MyShellup to dateLaunchedOpen SourceVoice Cloning ToolOpenVoiceIt has attracted a lot of attention. This innovative product was developed in collaboration with the Massachusetts Institute of Technology (MIT), Tsinghua University, and Canadian AI startup MyShell.OpenVoice employs a conceptually simple but highly efficient approach to cloning a user's voice almost instantly and using significantly fewer computing resources.
The tool not only has the basic functionality of a voice clone, but also offers nuanced control options covering a wide range of aspects such as intonation, emotion, rhythm, pauses and intonation. This means that users can generate personalized voice clones with OpenVoice without spending a lot of time and computing resources.
In the authors' non-scientific tests, a relatively convincing speech clone was generated using OpenVoice on the HuggingFace platform, which was accomplished with only a few seconds of random speech.
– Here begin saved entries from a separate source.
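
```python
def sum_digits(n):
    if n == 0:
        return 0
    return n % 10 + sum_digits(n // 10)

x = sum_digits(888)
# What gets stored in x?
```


sum_digits(888)
= 8 + sum_digits(88)
= 8 + 8 + sum_digits(8)
= 8 + 8 + 8 + sum_digits(0)
= 8 + 8 + 8 + 0
= 24


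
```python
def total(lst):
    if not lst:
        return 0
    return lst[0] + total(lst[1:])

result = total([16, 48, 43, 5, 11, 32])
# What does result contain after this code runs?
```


total([16, 48, 43, 5, 11, 32])
= 16 + total([48, 43, 5, 11, 32])
= 16 + 48 + total([43, 5, 11, 32])
= 16 + 48 + 43 + total([5, 11, 32])
= 16 + 48 + 43 + 5 + total([11, 32])
= 16 + 48 + 43 + 5 + 11 + total([32])
= 16 + 48 + 43 + 5 + 11 + 32 + total([])
= 16 + 48 + 43 + 5 + 11 + 32 + 0
= 155


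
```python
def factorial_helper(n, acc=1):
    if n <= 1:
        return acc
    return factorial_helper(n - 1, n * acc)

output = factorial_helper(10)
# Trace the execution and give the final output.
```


factorial_helper(10, 1)
= factorial_helper(9, 10 * 1) = factorial_helper(9, 10)
= factorial_helper(8, 9 * 10) = factorial_helper(8, 90)
= factorial_helper(7, 8 * 90) = factorial_helper(7, 720)
= factorial_helper(6, 7 * 720) = factorial_helper(6, 5040)
= factorial_helper(5, 6 * 5040) = factorial_helper(5, 30240)
= factorial_helper(4, 5 * 30240) = factorial_helper(4, 151200)
= factorial_helper(3, 4 * 151200) = factorial_helper(3, 604800)
= factorial_helper(2, 3 * 604800) = factorial_helper(2, 1814400)
= factorial_helper(1, 2 * 1814400) = factorial_helper(1, 3628800)
n <= 1, return acc = 3628800


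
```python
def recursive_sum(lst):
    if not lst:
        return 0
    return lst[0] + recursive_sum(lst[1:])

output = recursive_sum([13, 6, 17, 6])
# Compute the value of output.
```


recursive_sum([13, 6, 17, 6])
= 13 + recursive_sum([6, 17, 6])
= 13 + 6 + recursive_sum([17, 6])
= 13 + 6 + 17 + recursive_sum([6])
= 13 + 6 + 17 + 6 + recursive_sum([])
= 13 + 6 + 17 + 6 + 0
= 42


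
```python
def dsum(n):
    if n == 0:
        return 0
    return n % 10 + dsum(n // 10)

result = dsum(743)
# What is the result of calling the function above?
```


dsum(743)
= 3 + dsum(74)
= 3 + 4 + dsum(7)
= 3 + 4 + 7 + dsum(0)
= 3 + 4 + 7 + 0
= 14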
Unlike other voice cloning applications, the user does not need to read aloud a specific text fragment, but simply speaks random words for a few seconds to immediately generate a playable voice clone that reads the provided text prompts.
OpenVoice is backed by two main AI models: a text-to-speech (TTS) model and a "pitch shifter" model. the TTS model controls "stylistic parameters and language" and is trained with 30,000 sentence samples from two English speakers (US and UK accents), a Chinese speaker and a Japanese speaker. The TTS model controls "stylistic parameters and language" and is trained with 30,000 sentence audio samples from two English speakers (American and British accents), one Chinese speaker and one Japanese speaker. Meanwhile, the pitch shifter model was trained on 300,000 audio samples from more than 20,000 different speakers.
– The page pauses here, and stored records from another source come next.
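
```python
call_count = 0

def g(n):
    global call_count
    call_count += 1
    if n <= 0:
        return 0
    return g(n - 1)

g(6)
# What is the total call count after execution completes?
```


g(6) calls g(5) calls ... calls g(0)
Total calls: 6 + 1 (for base case) = 7


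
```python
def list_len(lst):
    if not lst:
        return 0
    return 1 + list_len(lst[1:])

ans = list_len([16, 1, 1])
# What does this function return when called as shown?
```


list_len([16, 1, 1])
= 1 + list_len([1, 1])
= 1 + 1 + list_len([1])
= 1 + 1 + 1 + list_len([])
= 1 + 1 + 1 + 0
= 3


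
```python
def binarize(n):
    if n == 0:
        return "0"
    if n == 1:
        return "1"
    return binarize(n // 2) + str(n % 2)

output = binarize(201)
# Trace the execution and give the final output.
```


binarize(201)
= binarize(100) + "1"
= binarize(50) + "0" + "1"
= binarize(25) + "0" + "0" + "1"
= binarize(12) + "1" + "0" + "0" + "1"
= binarize(6) + "0" + "1" + "0" + "0" + "1"
= binarize(3) + "0" + "0" + "1" + "0" + "0" + "1"
= binarize(1) + "1" + "0" + "0" + "1" + "0" + "0" + "1"
= "1" + "1" + "0" + "0" + "1" + "0" + "0" + "1"
= "11001001"


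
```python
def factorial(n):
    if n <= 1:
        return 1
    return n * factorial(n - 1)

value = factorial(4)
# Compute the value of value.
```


factorial(4)
= 4 * factorial(3)
= 4 * 3 * factorial(2)
= 4 * 3 * 2 * factorial(1)
= 4 * 3 * 2 * 1
= 24


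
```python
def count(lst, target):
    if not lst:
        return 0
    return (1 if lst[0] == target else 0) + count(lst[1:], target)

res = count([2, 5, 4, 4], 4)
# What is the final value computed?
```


count([2, 5, 4, 4], 4)
lst[0]=2 != 4: 0 + count([5, 4, 4], 4)
lst[0]=5 != 4: 0 + count([4, 4], 4)
lst[0]=4 == 4: 1 + count([4], 4)
lst[0]=4 == 4: 1 + count([], 4)
= 2


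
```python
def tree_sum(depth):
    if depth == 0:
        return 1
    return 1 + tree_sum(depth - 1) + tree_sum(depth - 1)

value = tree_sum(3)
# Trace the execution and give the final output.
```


tree_sum(3)
= 1 + tree_sum(2) + tree_sum(2)
= 1 + 2 * tree_sum(2)
tree_sum(k) = 2^(k+1) - 1
tree_sum(0) = 1
tree_sum(1) = 3
tree_sum(2) = 7
tree_sum(3) = 15
tree_sum(3) = 2^4 - 1 = 15


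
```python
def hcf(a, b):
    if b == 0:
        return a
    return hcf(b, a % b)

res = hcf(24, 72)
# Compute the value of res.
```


hcf(24, 72)
= hcf(72, 24 % 72) = hcf(72, 24)
= hcf(24, 72 % 24) = hcf(24, 0)
b == 0, return a = 24


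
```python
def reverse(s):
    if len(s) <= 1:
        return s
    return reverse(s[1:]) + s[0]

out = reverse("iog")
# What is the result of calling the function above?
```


reverse("iog")
= reverse("og") + "i"
= reverse("g") + "o" + "i"
= "g" + "o" + "i"
= "goi"


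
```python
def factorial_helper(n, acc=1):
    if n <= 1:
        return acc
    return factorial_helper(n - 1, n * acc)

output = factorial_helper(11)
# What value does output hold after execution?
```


factorial_helper(11, 1)
= factorial_helper(10, 11 * 1) = factorial_helper(10, 11)
= factorial_helper(9, 10 * 11) = factorial_helper(9, 110)
= factorial_helper(8, 9 * 110) = factorial_helper(8, 990)
= factorial_helper(7, 8 * 990) = factorial_helper(7, 7920)
= factorial_helper(6, 7 * 7920) = factorial_helper(6, 55440)
= factorial_helper(5, 6 * 55440) = factorial_helper(5, 332640)
= factorial_helper(4, 5 * 332640) = factorial_helper(4, 1663200)
= factorial_helper(3, 4 * 1663200) = factorial_helper(3, 6652800)
= factorial_helper(2, 3 * 6652800) = factorial_helper(2, 19958400)
= factorial_helper(1, 2 * 19958400) = factorial_helper(1, 39916800)
n <= 1, return acc = 39916800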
By combining the pitch of user-supplied recorded audio with the "base vocalizer" of the TTS model, the two models together can replicate the user's voice and change its "pitch color" or the emotional expression expressed by the text. OpenVoice's approach significantly reduces the use of computational resources when cloning speech compared to other approaches, including Meta's competitor Voicebox.
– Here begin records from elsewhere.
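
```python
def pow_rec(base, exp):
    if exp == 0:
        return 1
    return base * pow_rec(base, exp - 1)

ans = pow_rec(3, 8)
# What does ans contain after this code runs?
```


pow_rec(3, 8)
= 3 * pow_rec(3, 7)
= 3 * 3 * pow_rec(3, 6)
= 3 * 3 * 3 * pow_rec(3, 5)
= 3 * 3 * 3 * 3 * pow_rec(3, 4)
= 3 * 3 * 3 * 3 * 3 * pow_rec(3, 3)
= 3 * 3 * 3 * 3 * 3 * 3 * pow_rec(3, 2)
= 3 * 3 * 3 * 3 * 3 * 3 * 3 * pow_rec(3, 1)
= 3 * 3 * 3 * 3 * 3 * 3 * 3 * 3 * pow_rec(3, 0)
= 3 * 3 * 3 * 3 * 3 * 3 * 3 * 3 * 1
= 6561


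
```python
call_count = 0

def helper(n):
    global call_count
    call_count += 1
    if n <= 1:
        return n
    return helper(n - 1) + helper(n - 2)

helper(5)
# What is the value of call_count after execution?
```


helper(5) calls helper(4) and helper(3); each non-base call branches into two more.
Let C(k) = total number of calls made by helper(k), including the call to helper(k) itself.
Base cases: C(0) = 1, C(1) = 1
Recurrence: C(k) = 1 + C(k-1) + C(k-2)
  C(2) = 1 + C(1) + C(0) = 1 + 1 + 1 = 3
  C(3) = 1 + C(2) + C(1) = 1 + 3 + 1 = 5
  C(4) = 1 + C(3) + C(2) = 1 + 5 + 3 = 9
  C(5) = 1 + C(4) + C(3) = 1 + 9 + 5 = 15
Total calls = C(5) = 15


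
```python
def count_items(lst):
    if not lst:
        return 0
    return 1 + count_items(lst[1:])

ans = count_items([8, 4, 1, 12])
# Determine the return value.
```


count_items([8, 4, 1, 12])
= 1 + count_items([4, 1, 12])
= 1 + 1 + count_items([1, 12])
= 1 + 1 + 1 + count_items([12])
= 1 + 1 + 1 + 1 + count_items([])
= 1 + 1 + 1 + 1 + 0
= 4


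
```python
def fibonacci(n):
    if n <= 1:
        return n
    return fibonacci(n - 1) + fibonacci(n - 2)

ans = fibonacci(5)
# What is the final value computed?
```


fibonacci(5)
= fibonacci(4) + fibonacci(3)
= (fibonacci(3) + fibonacci(2)) + fibonacci(3)
Computing bottom-up: fibonacci(0)=0, fibonacci(1)=1, fibonacci(2)=1, fibonacci(3)=2, fibonacci(4)=3, fibonacci(5)=5
= 5


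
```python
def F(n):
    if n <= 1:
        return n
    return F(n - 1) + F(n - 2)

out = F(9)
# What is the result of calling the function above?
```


F(9)
= F(8) + F(7)
= (F(7) + F(6)) + F(7)
Computing bottom-up: F(0)=0, F(1)=1, F(2)=1, F(3)=2, F(4)=3, F(5)=5, F(6)=8, F(7)=13, F(8)=21, F(9)=34
= 34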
MyShell, founded in 2023 as an enabler of OpenVoice and headquartered in Calgary, Alberta, Canada, has attracted more than 400,000 users through a $5.6 million seed round led by INCE Capital and additional investments from Folius Ventures, Hashkey Capital, SevenX Ventures, TSVC and additional investment from OP Crypto, has attracted over 400,000 users. The startup offers a variety of text-based AI characters and bots through its web application, including a number of characters with different "personalities," as well as an animated GIF creation tool and user-generated text-based role-playing games.
Although MyShell open-sources OpenVoice, the company still earns revenue from a variety of sources such as monthly subscriptions to its web app, fees from third-party bot creators who wish to promote their products within the app, and fees for AI training data. This business model is designed to provide MyShell with a sustainable economic base, thus finding a balance between open source and commercial interests.